Ieri i mercati hanno consegnato una rara performance negativa dopo che il presidente della Fed di St. Louis, Jim Bullard, ha dichiarato in un’intervista alla CNBC che “è naturale che la Fed sia diventata un po’ meno accomodante” e che “la pandemia sta finendo e quindi è molto naturale iniziare a pensare di ridurre le misure d’emergenza”. Bullard ha continuato “minacciando” l’uscita della banca centrale dal mercato dei prestiti con immobili a garanzia vista l’esplosione del mercato che rischia di produrre una “bolla immobiliare”.
Queste dichiarazioni arrivano in una giornata particolare, con le scadenze tecniche, dopo rialzi che hanno portato i mercati ben oltre i massimi pre-Covid. Gli spunti di Bullard non sono sufficienti per concludere se siamo alla vigilia di un cambiamento sostanziale delle politiche monetarie oppure se sia un avvertimento rispetto ad alcuni fenomeni che si sono visti sia sui mercati che sull’economia reale negli ultimi mesi: le obbligazioni ad alto rendimento negli Stati Uniti, per esempio, hanno registrato i rendimenti reali più bassi di sempre, i prezzi delle materie prime sono in forte salita e il mercato immobiliare è esuberante se non in bolla. Alla vigilia della “driving season”, quando americani ed europei, si mettono in macchina i prezzi alla pompa sono ai massimi da un bel pezzo. Questo avviene mentre sia gli Stati Uniti che l’Europa riaprono e cadono, notizia di ieri, le restrizioni sui turisti americani.
Il rischio è che questi “fenomeni” si surriscaldino troppo e si perda il controllo di una fase delicata in cui lo sforzo delle banche centrali è ancora ai massimi anche se le riaperture proseguono da settimane. L’impressione è che questa sia “tattica” più che strategia perché il bilancio della Fed è in continua espansione e solo settimana scorsa ha sfondato per la prima volta nella storia la soglia di 8mila miliardi di dollari. Le ferite aperte dal Covid sull’economia sono profonde e in più la pandemia è stata l’occasione per un cambio di paradigma, per esempio sulla transizione energetica, che è molto costoso.
Bullard ieri ha dichiarato di vedere i primi rialzi dei tassi per la fine del 2022 a differenza del 2023 dei suoi colleghi della Fed. Anche per i “falchi” mancano ancora 12/18 mesi ai primi rialzi. Senza qualche freno e qualche avvertimento il rischio è di arrivare a ridosso di quegli appuntamenti con bolle ancora più grandi e durature di quelle attuali che già danno fastidio ai consumatori. Questo potrebbe essere il senso delle dichiarazioni di ieri. Non è chiaro come il mercato possa reagire a questi commenti al di là della performance di giornata. Da un lato, le condizioni rimarranno accomodanti e gli investitori lo sanno, dall’altro, ci sono interi settori che sono indifferenti alle reali condizioni di mercato con gli investitori messi nelle condizioni di anticipare la ripresa “impunemente”.

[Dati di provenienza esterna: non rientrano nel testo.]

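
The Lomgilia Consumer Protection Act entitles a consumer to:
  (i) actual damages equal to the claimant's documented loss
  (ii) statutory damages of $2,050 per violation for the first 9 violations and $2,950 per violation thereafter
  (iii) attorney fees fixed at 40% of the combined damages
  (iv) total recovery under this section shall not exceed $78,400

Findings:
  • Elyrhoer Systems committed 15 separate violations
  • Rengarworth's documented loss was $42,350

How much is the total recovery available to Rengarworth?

Total recovery: $78,400

First 9 violations: 9 × $2,050 = $18,450
Remaining violations: (15 − 9) × $2,950 = $17,700
Statutory damages: $18,450 + $17,700 = $36,150
Combined damages: $42,350 + $36,150 = $78,500
Attorney fees: 40% of $78,500 = $31,400
Total before cap: $78,500 + $31,400 = $109,900
Cap at $78,400: $109,900 exceeds the cap → $78,400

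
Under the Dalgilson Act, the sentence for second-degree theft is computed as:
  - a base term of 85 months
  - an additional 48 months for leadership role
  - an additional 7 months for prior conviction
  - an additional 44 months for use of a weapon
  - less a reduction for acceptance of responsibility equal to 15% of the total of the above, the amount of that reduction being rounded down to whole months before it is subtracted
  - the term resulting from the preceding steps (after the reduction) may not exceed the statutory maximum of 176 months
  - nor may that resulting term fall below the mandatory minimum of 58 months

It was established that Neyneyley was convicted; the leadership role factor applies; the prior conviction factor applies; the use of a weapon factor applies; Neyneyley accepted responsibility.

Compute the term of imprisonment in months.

Leadership role enhancement: +48 months
Prior conviction enhancement: +7 months
Use of a weapon enhancement: +44 months
Adjusted term: 85 months + 48 months + 7 months + 44 months = 184 months
Acceptance of responsibility reduction: 15% of 184 months = 27 months (rounded down)
After reduction: 184 − 27 = 157 months
Cap at 176 months: 157 months is within the cap, no reduction.
Minimum 58 months: 157 months meets the minimum, no increase.

157 months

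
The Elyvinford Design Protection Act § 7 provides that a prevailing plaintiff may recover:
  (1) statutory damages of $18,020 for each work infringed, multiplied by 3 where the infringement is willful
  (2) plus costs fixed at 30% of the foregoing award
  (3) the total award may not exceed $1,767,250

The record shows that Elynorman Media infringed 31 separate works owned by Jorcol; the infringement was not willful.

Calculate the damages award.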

L’unico dato certo è che quello che si è visto nelle ultime settimane, in termini di prezzi, deve aver allarmato i banchieri centrali. A spaventare è stata la velocità e la “violenza” degli aumenti e la distanza dai primi rialzi. Potrebbe essere l’inizio di un nuovo paradigma, almeno per i prossimi mesi, in cui si tenta di mettere un freno agli squilibri più evidenti. Unica “nota stonata” ieri è stato il rialzo del prezzo del petrolio, in una giornata di cali diffusi delle materie prime, a testimonianza che alcuni mercati fisici potrebbero essere in deficit strutturale. La Fed ha potuto stampare dollari, ma non è in grado di stampare grano o petrolio soprattutto se ai dollari e agli euro viene impedito, via regole ambientali, di arrivare in certi settori e aumentare la produzione “fisica”.